Had dinner at Barrique Kitchen & Wine Bar at the end of Feburary. Barrique got three stars from Newsday when it opened in the Fall, and has been praised by everyone I know who has been there. So, I expected to love it and, until our food started arriving, I did. All weathered wood and brick, the place looks like a million bucks and a hundred years. Instead of formal place settings, the tables are equipped with striped cotton dish towels and stacks of plates meant for sharing. The wine list was interesting and well-priced and the sommelier helped us pick out a big ol’ Zinfandel.

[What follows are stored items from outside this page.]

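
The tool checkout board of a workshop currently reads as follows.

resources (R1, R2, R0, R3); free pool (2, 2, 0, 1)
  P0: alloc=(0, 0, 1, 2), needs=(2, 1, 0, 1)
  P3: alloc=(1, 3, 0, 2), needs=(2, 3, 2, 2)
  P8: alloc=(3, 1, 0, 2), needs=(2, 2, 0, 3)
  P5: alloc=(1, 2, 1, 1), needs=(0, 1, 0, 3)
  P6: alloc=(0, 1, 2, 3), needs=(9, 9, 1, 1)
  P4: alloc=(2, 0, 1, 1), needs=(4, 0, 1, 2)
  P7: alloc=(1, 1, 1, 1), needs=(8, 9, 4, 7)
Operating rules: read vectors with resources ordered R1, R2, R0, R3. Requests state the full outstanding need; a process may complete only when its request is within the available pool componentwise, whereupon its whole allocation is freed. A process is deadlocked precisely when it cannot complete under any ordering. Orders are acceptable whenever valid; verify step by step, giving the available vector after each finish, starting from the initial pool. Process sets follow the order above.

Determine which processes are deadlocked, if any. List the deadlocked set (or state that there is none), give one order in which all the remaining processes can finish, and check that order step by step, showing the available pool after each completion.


The deadlocked set is P6 and P7.
Key observation: the wall is R2: completing P0, P5, P8, P3, P4 brings the pool only to (9, 8, 3, 9), and all the rest need more.
One completion order for the rest: P0, P5, P8, P3, P4. Verifying each step:
  pool = (2, 2, 0, 1)
  run P0 (needs (2, 1, 0, 1), free (2, 2, 0, 1)); after release of (0, 0, 1, 2) the pool is (2, 2, 1, 3)
  run P5 (needs (0, 1, 0, 3), free (2, 2, 1, 3)); after release of (1, 2, 1, 1) the pool is (3, 4, 2, 4)
  run P8 (needs (2, 2, 0, 3), free (3, 4, 2, 4)); after release of (3, 1, 0, 2) the pool is (6, 5, 2, 6)
  run P3 (needs (2, 3, 2, 2), free (6, 5, 2, 6)); after release of (1, 3, 0, 2) the pool is (7, 8, 2, 8)
  run P4 (needs (4, 0, 1, 2), free (7, 8, 2, 8)); after release of (2, 0, 1, 1) the pool is (9, 8, 3, 9)
None of the blocked processes ever fits:
  blocked: P6 wants (9, 9, 1, 1), pool (9, 8, 3, 9) — not enough R2
  blocked: P7 wants (8, 9, 4, 7), pool (9, 8, 3, 9) — not enough R2 and R0


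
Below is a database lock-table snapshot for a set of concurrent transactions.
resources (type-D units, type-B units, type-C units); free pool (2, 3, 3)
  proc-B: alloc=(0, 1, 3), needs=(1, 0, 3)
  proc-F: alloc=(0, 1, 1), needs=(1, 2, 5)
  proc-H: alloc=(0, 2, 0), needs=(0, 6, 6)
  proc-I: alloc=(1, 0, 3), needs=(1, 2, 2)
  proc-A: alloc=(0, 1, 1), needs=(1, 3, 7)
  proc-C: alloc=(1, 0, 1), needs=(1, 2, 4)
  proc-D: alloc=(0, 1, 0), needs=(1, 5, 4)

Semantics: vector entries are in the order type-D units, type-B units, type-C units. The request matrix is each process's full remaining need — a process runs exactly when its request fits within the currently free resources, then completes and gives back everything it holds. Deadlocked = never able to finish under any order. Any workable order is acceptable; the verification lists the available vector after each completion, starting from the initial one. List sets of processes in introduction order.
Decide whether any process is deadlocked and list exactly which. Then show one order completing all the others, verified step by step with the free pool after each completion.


The deadlocked set is empty.
Key observation: beginning at proc-I, releases accumulate fast enough that every process eventually fits.
A valid finishing order for the others: proc-I, proc-C, proc-F, proc-A, proc-D, proc-H, proc-B. Verifying each step:
  pool = (2, 3, 3)
  run proc-I (needs (1, 2, 2), free (2, 3, 3)); after release of (1, 0, 3) the pool is (3, 3, 6)
  run proc-C (needs (1, 2, 4), free (3, 3, 6)); after release of (1, 0, 1) the pool is (4, 3, 7)
  run proc-F (needs (1, 2, 5), free (4, 3, 7)); after release of (0, 1, 1) the pool is (4, 4, 8)
  run proc-A (needs (1, 3, 7), free (4, 4, 8)); after release of (0, 1, 1) the pool is (4, 5, 9)
  run proc-D (needs (1, 5, 4), free (4, 5, 9)); after release of (0, 1, 0) the pool is (4, 6, 9)
  run proc-H (needs (0, 6, 6), free (4, 6, 9)); after release of (0, 2, 0) the pool is (4, 8, 9)
  run proc-B (needs (1, 0, 3), free (4, 8, 9)); after release of (0, 1, 3) the pool is (4, 9, 12)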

But something was definitely amiss in the kitchen. An arugula salad with pickled fennel and a teeny bit of goat cheese was OK, as were the polenta fries, but everything else disappointed. “Sauteed” calamari was tasteless, watery, seemingly poached in its red sauce. “Roasted” octopus had been braised into mushiness, muddily sauced and then served in a cold cast-iron pan. How hard is it to heat up a pan? Veal meatballs were dense and deadly dry. The Barrique pizza, billed as “sliced meatballs, fresh ricotta, basil, & marinara,” looked like your average bar pie, perfectly round, the tomato-mozzarella veil surmounted by sliced meatballs and blobs of grainy, Boursin-oid cheese.
The servers were, if anything, overly friendly: “How are you enjoying your pizza, ladies?” “That wine will go great with your dessert!” But our waitress spilled both our wine and then the sauce for our fries—entirely forgivable, but she forgot to clean up either spill.
On my way out I asked for the name of the chef, half expecting to learn that Pierre Rougey was no longer on board. But no, according to the server, he’s still running the kitchen. If he was there Thursday, February 25, he wasn't paying attention.